From Africa Recovery, Vol.13#2-3 (September 1999), page 32 (part of special feature on ECA conference "Financing for Development")
Zambia calls for total debt cancellation
In the long queue for consideration as a heavily indebted poor country, Zambia wants immediate help.
"Zambia is calling for outright debt cancellation and immediate debt relief," declares Mr.Godfrey Simasiku, Deputy Minister of Finance and Economic Development. Obvious reasons include Zambia's high infant and child mortality rates, its imbalance of payments and low foreign reserves. World demand for copper, the economy's mainstay, has been falling since the South-East Asia crisis. Asian countries "are major customers of copper, so if their economies collapse, there's no way that Zambia and others dependent on that market can survive that serious shock." Official development assistance (ODA) debt should be cancelled and aid given only as grants, Mr. Simasiku adds.
With foreign debt of some $7 bn, "we are really affected by the debt overhang," he says, pointing to continuing problems with public finance. For example, public sector reform is a "central part" of the current adjustment programme with the IMF and involves "trimming" over 15,000 people from the payroll.

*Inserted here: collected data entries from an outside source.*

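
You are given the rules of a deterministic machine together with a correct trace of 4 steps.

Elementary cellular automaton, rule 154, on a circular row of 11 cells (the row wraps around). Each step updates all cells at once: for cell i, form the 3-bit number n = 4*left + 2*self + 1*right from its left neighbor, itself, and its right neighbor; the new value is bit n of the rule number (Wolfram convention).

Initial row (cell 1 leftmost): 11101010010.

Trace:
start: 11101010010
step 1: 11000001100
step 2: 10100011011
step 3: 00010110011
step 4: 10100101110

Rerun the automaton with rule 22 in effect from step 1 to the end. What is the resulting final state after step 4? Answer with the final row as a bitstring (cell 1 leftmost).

(re-executing steps 1..4 under rule 22; state before step 1: 11101010010)
step 1: 00001011110
step 2: 00011000001
step 3: 10100100011
step 4: 00111110100

00111110100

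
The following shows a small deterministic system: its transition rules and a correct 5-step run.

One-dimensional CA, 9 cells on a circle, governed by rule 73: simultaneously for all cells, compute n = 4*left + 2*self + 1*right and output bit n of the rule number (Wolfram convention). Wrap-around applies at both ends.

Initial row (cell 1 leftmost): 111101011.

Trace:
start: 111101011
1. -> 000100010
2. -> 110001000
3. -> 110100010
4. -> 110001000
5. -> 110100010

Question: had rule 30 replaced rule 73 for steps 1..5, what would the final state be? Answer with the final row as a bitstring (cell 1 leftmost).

100001000

(re-executing steps 1..5 under rule 30; state before step 1: 111101011)
1. -> 000001010
2. -> 000011011
3. -> 100110010
4. -> 111101110
5. -> 100001000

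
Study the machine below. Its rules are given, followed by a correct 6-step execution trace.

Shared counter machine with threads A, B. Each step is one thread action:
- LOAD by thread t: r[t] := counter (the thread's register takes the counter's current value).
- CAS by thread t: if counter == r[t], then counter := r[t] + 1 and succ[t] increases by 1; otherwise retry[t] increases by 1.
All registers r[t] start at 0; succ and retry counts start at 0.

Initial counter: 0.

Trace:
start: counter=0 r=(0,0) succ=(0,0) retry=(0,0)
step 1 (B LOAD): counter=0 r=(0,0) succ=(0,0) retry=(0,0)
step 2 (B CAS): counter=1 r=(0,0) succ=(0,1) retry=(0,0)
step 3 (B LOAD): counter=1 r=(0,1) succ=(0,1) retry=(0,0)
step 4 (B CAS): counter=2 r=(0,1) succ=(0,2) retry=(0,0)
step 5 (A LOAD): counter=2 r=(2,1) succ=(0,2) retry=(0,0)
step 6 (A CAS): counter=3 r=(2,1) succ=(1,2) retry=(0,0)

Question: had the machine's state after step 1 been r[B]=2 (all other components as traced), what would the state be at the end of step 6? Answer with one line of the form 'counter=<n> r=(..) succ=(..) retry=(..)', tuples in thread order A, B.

counter=2 r=(1,0) succ=(1,1) retry=(0,1)

state after step 1 := counter=0 r=(0,2) succ=(0,0) retry=(0,0)
step 2 (B CAS): counter=0 r=(0,2) succ=(0,0) retry=(0,1)
step 3 (B LOAD): counter=0 r=(0,0) succ=(0,0) retry=(0,1)
step 4 (B CAS): counter=1 r=(0,0) succ=(0,1) retry=(0,1)
step 5 (A LOAD): counter=1 r=(1,0) succ=(0,1) retry=(0,1)
step 6 (A CAS): counter=2 r=(1,0) succ=(1,1) retry=(0,1)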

Donor promises of supporting financing have not materialized, "and there's nothing more painful than somebody laid off and not being given the package."
Facing an array of problems, including an "unacceptable" 80 per cent of its people in poverty, Zambia finds the HIPC initiative "rather too long." In 1998, education and health combined got "only 67 per cent of what was allocated to debt service." Indeed, "we can only reverse" the economic and social decline "by suspending debt payments altogether."
On moral hazard -- when debt cancellation supposedly "rewards" economic mismanagement -- Mr. Simasiku affirms that "any funds spared due to debt cancellation or relief will definitely go into the grossly underfunded social services." Zambians would benefit if the government and local communities had "more money to build more clinics and more district hospitals, to put medicines in those hospitals, to build and refurbish schools."